Cependant, au-delà de la « fête » et du business, une phase finale de Coupe du monde ou d’Euro est l’occasion de faire un point sportif sur l’état du football de sélections, dont on sait qu’il est de plus en plus menacé par l’hégémonie du football de clubs (lire  « Clubs : prendre la place de la nation ») Si le Mondial 2014 avait plutôt marqué un sursaut positif, l’ennui et une piètre qualité auront marqué trop de rencontres tout au long de l’Euro [2].

IL N’Y A PLUS DE GRANDES ÉQUIPES ?

La formule est en partie en cause, avec une phase de poules qui, n’éliminant que 8 équipes sur 24, a contribué à diluer les enjeux de chaque rencontre et a incité à privilégier le calcul (lire « Euro à 24 : trop nombreux pour être heureux »). Les efforts tactiques des équipes modestes ont conduit à une sorte de nivellement, les meilleures formations ne parvenant pas à traduire leur supériorité. Alors qu’au Brésil elles présentaient peu d’écarts de niveau entre elles, en France elles ont peiné à surclasser les seconds couteaux… La diminution des temps de préparation pour les sélectionneurs, accrue depuis de nombreuses saisons, pénalise sans aucun doute leurs projets de jeu plus ambitieux.

Seul Antonio Conte, mais avec un effectif modeste pour une Squadra azzurra, a échappé au bricolage et construit une idée de jeu réussie. Ainsi, les sélections à l’expression la plus accomplie (Allemagne, Espagne) ont plafonné, les plus audacieuses (Croatie, Hongrie) n’ont pas été récompensées. Au-delà d’un vainqueur qui fait passer la Grèce 2004 pour une équipe passionnante, et d’un finaliste qui a procédé par coups, le tournoi s’est offert aux nations cohérentes et valeureuses, portées par un excellent esprit collectif. Sans adopter une posture destructive ni toutes renoncer à jouer, elles ont excellé dans l’art d’empêcher l’adversaire de jouer.

STARS EN VEILLEUSE ET JOUEURS AU BOUT DU ROULEAU

Autre constat désormais rituel : les stars ont peu brillé. Moins en valeur que dans des clubs d’un niveau exceptionnel qui se mettent à leur service, beaucoup ont encore eu du mal à – littéralement – trouver leur place en sélection. Cristiano a dû disparaître de la finale pour voir le Portugal l’emporter, Zlatan Ibrahimovic n’a pas tiré la Suède de son néant, Iniesta n’a pas enrayé le crépuscule de l’Espagne, Hazard ou Modric n’ont pas suffi à éviter la sortie de leurs équipes… Gareth Bale seul aura brillamment su élever le niveau de son onze en se mettant à son service. Griezmann, lui, a profité du mois pour changer de statut, mais les top players semblent de moins en moins compatibles avec leurs sélections [3].

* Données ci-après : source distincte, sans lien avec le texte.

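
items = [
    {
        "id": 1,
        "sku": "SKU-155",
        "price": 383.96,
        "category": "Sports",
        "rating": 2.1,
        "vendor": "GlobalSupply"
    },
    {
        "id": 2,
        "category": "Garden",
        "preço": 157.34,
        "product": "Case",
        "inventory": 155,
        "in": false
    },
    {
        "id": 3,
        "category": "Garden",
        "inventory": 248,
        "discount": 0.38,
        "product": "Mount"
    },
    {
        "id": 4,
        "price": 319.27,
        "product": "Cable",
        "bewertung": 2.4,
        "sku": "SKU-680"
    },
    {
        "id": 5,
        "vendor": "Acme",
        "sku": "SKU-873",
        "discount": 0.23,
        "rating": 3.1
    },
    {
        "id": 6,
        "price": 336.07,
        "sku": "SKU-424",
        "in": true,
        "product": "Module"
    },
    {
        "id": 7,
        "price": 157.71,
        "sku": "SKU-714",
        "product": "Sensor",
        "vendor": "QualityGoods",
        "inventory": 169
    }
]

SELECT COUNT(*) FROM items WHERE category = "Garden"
2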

Même si le meilleur buteur et joueur de la compétition fait contre-exemple avec ses 70 matches [4], le placement des tournois finaux en fin de saison constitue un autre facteur négatif pour la qualité du jeu. L’enjeu sportif reste puissant pour les internationaux, mais leur usure physique et mentale est inévitable [5]. Les plus sollicités étant concentrés dans des sélections majeures, c’est un autre facteur de nivellement, pas nouveau, mais qui va en s’accentuant. Pour les stars, les bénéfices d’image sont plus substantiels au sein de leurs clubs, et l’on peut soupçonner un déficit de motivation, qui peut être inconscient. Et l’on verra peut-être, à moyen terme, des joueurs négocier ou imposer leurs dispenses de sélection, comme en basket.

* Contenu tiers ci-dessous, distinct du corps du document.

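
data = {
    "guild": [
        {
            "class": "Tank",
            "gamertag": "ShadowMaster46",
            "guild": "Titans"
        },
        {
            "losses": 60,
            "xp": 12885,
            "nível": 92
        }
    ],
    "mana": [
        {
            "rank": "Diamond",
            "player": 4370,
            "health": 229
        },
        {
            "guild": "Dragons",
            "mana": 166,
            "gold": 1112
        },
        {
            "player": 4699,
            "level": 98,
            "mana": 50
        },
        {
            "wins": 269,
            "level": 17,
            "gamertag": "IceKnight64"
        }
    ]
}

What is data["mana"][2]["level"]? 98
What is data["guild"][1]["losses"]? 60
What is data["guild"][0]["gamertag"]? "ShadowMaster46"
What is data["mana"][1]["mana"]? 166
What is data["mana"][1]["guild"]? "Dragons"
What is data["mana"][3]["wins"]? 269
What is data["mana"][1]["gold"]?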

SANS CONTRE-POUVOIRS, UNE FUITE EN AVANT

Dans l’euphorie de résultats financiers qui vont encore augmenter sa prospérité, il y a peu de chances que l’UEFA s’interroge sur la qualité du spectacle et sur la qualité du jeu, quitte à ne pas comprendre que celles-ci sont déterminantes, fût-ce à terme, pour la valeur économique de son produit. Alors qu’elle envisage de réformer la Ligue des champions pour la conformer encore plus aux intérêts des clubs, voire d’en délocaliser certaines rencontres sur d’autres continents, la confédération européenne comme la FIFA sont incapables de concevoir un intérêt supérieur du football, d’opposer – bien que ce soit leur vocation institutionnelle – un contre-pouvoir à des pouvoirs économiques… dont elles ont épousé la logique en devenant elles-mêmes des superpuissances économiques.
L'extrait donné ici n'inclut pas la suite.